Actor Fernando Poe Jr. did not concede to Gloria Macapagal Arroyo after the 2004 Philippine presidential election, and subsequently put the result of the election under protest. Poe later died in December 2004, still not conceding his defeat.

In 2010, Joseph Estrada conceded to Benigno Aquino III after the latter became president-elect. Estrada, who was second place in the election, was the last candidate to concede, with all other of Aquino's opponents conceding prior to the certification of results a month after the actual election.

In the 2016 election, Mar Roxas conceded to Rodrigo Duterte the day after the election.

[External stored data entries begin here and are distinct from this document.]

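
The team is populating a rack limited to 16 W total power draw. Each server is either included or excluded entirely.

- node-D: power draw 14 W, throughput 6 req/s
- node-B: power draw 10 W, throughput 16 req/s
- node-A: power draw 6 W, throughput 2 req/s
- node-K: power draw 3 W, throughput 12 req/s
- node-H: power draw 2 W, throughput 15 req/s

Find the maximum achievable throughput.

Take node-B, node-K, and node-H: power draw 10 + 3 + 2 = 15 ≤ 16, throughput 16 + 12 + 15 = 43.
No other feasible combination does better.

43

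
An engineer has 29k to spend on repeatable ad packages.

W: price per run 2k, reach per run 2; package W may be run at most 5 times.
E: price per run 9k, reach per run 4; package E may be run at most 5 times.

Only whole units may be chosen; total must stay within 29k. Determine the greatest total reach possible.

5×W and 2×E: price 28 ≤ 29, reach 5·2 + 2·4 = 18.
4×W and 2×E: price 26 ≤ 29, reach 4·2 + 2·4 = 16.
Best is 18.

18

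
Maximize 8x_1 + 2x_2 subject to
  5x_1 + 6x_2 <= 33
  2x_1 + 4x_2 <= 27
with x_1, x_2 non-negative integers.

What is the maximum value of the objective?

48

The continuous relaxation peaks at (6.6, 0) with value 52.80; rounding to a feasible lattice point costs some objective.
(x_1,x_2)=(6,0): 5·6+6·0=30≤33, 2·6+4·0=12≤27, objective 48.
(x_1,x_2)=(5,1): 5·5+6·1=31≤33, 2·5+4·1=14≤27, objective 42.
The best lattice point is (6,0), giving 48.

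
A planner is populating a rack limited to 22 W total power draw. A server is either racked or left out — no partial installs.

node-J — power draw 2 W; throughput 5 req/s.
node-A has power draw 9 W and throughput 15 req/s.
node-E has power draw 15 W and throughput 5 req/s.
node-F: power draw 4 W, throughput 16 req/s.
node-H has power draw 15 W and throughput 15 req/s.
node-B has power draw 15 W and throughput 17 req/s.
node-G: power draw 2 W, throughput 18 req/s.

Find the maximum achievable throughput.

54

Allowing fractional choices, the relaxed optimum would be about 59.7, but servers are indivisible.
node-A + node-F + node-G: power draw 9 + 4 + 2 = 15 ≤ 22, throughput 15 + 16 + 18 = 49.
node-F + node-B + node-G: power draw 4 + 15 + 2 = 21 ≤ 22, throughput 16 + 17 + 18 = 51.
node-J + node-A + node-F + node-G: power draw 2 + 9 + 4 + 2 = 17 ≤ 22, throughput 5 + 15 + 16 + 18 = 54.
Best is node-J, node-A, node-F, and node-G with total throughput 54.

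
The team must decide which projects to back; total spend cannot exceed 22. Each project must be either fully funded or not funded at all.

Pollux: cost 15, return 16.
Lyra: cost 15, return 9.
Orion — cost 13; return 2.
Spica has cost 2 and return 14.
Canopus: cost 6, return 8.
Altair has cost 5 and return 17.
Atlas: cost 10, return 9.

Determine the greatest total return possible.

Allowing fractional choices, the relaxed optimum would be about 48.6, but projects are indivisible.
Spica + Altair + Atlas: cost 2 + 5 + 10 = 17 ≤ 22, return 14 + 17 + 9 = 40.
Lyra + Spica + Altair: cost 15 + 2 + 5 = 22 ≤ 22, return 9 + 14 + 17 = 40.
Pollux + Spica + Altair: cost 15 + 2 + 5 = 22 ≤ 22, return 16 + 14 + 17 = 47.
Best is Pollux, Spica, and Altair with total return 47.

47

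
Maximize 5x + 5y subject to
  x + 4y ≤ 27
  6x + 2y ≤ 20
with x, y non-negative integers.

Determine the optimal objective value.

(x,y)=(1,6) is feasible, giving 35.
(x,y)=(1,5) is feasible, giving 30.
(x,y)=(0,6) is feasible, giving 30.
Maximum is 35 at (x,y)=(1,6).

35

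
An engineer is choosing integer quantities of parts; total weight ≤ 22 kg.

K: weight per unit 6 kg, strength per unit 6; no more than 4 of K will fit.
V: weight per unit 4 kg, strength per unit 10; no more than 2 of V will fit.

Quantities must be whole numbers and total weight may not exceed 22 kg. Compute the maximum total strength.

32

V has the best ratio (10/4); taking only V gives at most 2×10 = 20 (stopped by the supply cap of 2).
Mixing does better — 2×K and 2×V: weight 20 ≤ 22, strength 2·6 + 2·10 = 32.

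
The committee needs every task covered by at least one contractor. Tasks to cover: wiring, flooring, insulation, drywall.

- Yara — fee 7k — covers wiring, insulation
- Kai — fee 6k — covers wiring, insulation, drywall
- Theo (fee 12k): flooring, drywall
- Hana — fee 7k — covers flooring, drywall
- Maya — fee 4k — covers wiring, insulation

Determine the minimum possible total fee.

The greedy cost-per-new-task heuristic would pick Kai and Hana for 13, but a cheaper cover exists.
Choose Hana and Maya: together they cover wiring, flooring, insulation, drywall — every task.
Total fee: 7 + 4 = 11.
No cover costs less than 11.

11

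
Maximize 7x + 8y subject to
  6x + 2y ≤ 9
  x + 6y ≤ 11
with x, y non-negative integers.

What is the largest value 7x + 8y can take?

Relaxing integrality, the LP optimum is 20.00 at (x,y) = (0.941, 1.68), which is not an integer point.
(x,y)=(1,1): 6·1+2·1=8≤9, 1·1+6·1=7≤11, objective 15.
(x,y)=(0,1): 6·0+2·1=2≤9, 1·0+6·1=6≤11, objective 8.
The best lattice point is (1,1), giving 15.

15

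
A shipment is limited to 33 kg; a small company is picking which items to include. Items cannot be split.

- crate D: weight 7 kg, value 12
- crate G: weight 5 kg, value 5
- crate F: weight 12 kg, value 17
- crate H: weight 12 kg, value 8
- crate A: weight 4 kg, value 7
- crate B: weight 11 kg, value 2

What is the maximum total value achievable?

Treat it as a binary knapsack problem.
crate D + crate F + crate H: weight 7 + 12 + 12 = 31 ≤ 33, value 12 + 17 + 8 = 37.
crate G + crate F + crate H + crate A: weight 5 + 12 + 12 + 4 = 33 ≤ 33, value 5 + 17 + 8 + 7 = 37.
crate D + crate G + crate F + crate A: weight 7 + 5 + 12 + 4 = 28 ≤ 33, value 12 + 5 + 17 + 7 = 41.
Best is crate D, crate G, crate F, and crate A with total value 41.

41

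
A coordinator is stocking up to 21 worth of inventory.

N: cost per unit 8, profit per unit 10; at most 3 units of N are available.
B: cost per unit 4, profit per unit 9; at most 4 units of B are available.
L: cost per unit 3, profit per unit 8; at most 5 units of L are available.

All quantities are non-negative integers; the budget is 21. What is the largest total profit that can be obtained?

L has the best ratio (8/3); taking only L gives at most 5×8 = 40 (stopped by the supply cap of 5).
Mixing does better — 3×B and 3×L: cost 21 ≤ 21, profit 3·9 + 3·8 = 51.

51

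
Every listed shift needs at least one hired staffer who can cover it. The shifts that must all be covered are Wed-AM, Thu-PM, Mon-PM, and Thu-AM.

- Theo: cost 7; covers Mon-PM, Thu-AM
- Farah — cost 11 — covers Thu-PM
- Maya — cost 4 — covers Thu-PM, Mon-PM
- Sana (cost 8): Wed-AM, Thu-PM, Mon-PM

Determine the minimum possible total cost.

Choose Theo and Sana: together they cover Wed-AM, Thu-PM, Mon-PM, Thu-AM — every shift.
Total cost: 7 + 8 = 15.

15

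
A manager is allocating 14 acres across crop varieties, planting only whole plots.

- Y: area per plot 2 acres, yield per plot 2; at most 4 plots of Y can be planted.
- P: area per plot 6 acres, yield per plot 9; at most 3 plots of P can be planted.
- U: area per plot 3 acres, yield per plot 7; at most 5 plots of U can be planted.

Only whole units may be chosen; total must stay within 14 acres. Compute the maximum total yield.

30

Take 1×Y and 4×U: area 14 ≤ 14, yield 1·2 + 4·7 = 30.
No other integer combination yields more.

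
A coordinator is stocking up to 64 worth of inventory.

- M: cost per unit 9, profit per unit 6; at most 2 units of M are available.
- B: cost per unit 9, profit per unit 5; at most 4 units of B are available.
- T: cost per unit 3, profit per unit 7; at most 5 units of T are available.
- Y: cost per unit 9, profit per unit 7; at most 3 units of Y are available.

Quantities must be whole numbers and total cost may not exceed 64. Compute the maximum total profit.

This is a bounded integer knapsack.
Take 2×M, 5×T, and 3×Y: cost 60 ≤ 64, profit 2·6 + 5·7 + 3·7 = 68.
T has the best ratio (7/3) and is taken to its limit of 5; remaining capacity is filled optimally with the others.

68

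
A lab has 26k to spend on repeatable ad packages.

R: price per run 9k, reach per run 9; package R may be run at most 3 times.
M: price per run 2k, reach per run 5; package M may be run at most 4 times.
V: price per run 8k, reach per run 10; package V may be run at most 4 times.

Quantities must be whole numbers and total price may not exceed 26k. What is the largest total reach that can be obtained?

Take 4×M and 2×V: price 24 ≤ 26, reach 4·5 + 2·10 = 40.
M has the best ratio (5/2) and is taken to its limit of 4; remaining capacity is filled optimally with the others.

40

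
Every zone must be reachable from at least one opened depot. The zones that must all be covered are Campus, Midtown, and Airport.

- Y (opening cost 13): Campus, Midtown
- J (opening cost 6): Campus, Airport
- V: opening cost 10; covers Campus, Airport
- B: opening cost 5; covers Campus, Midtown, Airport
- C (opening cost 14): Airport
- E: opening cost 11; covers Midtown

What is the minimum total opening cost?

5

B alone covers Campus, Midtown, Airport — every zone.
Total opening cost: 5.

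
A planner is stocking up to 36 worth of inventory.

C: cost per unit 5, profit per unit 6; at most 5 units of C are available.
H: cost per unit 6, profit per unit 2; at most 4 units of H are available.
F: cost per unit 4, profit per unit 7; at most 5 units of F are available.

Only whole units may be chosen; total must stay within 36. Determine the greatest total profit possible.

4×C and 4×F: cost 36 ≤ 36, profit 4·6 + 4·7 = 52.
3×C and 5×F: cost 35 ≤ 36, profit 3·6 + 5·7 = 53.
Best is 53.

53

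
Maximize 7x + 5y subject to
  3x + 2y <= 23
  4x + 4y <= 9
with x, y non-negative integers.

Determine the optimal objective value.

14

(x,y)=(2,0): 3·2+2·0=6≤23, 4·2+4·0=8≤9, objective 14.
(x,y)=(1,1): 3·1+2·1=5≤23, 4·1+4·1=8≤9, objective 12.
(x,y)=(1,0): 3·1+2·0=3≤23, 4·1+4·0=4≤9, objective 7.
No feasible integer point exceeds 14.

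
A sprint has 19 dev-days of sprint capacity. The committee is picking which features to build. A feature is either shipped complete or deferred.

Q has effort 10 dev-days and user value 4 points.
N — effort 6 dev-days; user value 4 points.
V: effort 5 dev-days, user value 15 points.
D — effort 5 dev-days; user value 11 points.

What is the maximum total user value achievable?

Take N, V, and D: effort 6 + 5 + 5 = 16 ≤ 19, user value 4 + 15 + 11 = 30.
No other feasible combination does better.

30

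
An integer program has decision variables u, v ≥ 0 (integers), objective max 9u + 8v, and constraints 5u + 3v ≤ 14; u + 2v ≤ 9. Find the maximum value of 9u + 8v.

(u,v)=(1,3) is feasible, giving 33.
(u,v)=(0,4) is feasible, giving 32.
Maximum is 33 at (u,v)=(1,3).

33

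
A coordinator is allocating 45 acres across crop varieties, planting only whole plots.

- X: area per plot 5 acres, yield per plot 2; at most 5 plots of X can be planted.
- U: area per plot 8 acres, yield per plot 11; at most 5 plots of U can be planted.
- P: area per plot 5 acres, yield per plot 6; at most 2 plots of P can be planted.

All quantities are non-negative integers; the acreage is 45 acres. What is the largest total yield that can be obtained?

This is a bounded integer knapsack.
1×X and 5×U: area 45 ≤ 45, yield 1·2 + 5·11 = 57.
5×U and 1×P: area 45 ≤ 45, yield 5·11 + 1·6 = 61.
Best is 61.

61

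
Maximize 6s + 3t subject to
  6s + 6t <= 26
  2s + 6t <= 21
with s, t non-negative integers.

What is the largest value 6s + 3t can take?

Relaxing integrality, the LP optimum is 26.00 at (s,t) = (4.33, 0), which is not an integer point.
(s,t)=(4,0): 6·4+6·0=24≤26, 2·4+6·0=8≤21, objective 24.
(s,t)=(3,1): 6·3+6·1=24≤26, 2·3+6·1=12≤21, objective 21.
(s,t)=(3,0): 6·3+6·0=18≤26, 2·3+6·0=6≤21, objective 18.
Maximum is 24 at (s,t)=(4,0).

24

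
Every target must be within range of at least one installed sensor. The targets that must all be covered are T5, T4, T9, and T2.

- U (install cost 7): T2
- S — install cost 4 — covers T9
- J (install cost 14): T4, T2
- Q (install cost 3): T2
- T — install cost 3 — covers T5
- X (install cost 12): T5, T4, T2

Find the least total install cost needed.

16

This is a weighted set-cover instance.
The greedy cost-per-new-target heuristic would pick Q, T, S, and X for 22, but a cheaper cover exists.
Choose S and X: together they cover T5, T4, T9, T2 — every target.
Total install cost: 4 + 12 = 16.
No cover costs less than 16.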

Roxas, who ultimately finished second, was the second candidate to concede, after Grace Poe (Fernando Poe Jr.'s daughter).

===United Kingdom===
Following the 2015 general election, Labour Party leader, Ed Miliband telephoned the Conservative Party leader and Prime Minister, David Cameron to concede defeat and then announced his resignation.

Following the 2024 General Election, the then Prime Minister, Rishi Sunak, conceded defeat to the Labour Party Leader, Keir Starmer, at the declaration at Sunak's seat of Richmond and Northallerton. In a speech following the declaration, Sunak stated that the Labour Party had won the election and that he had called Starmer to congratulate him.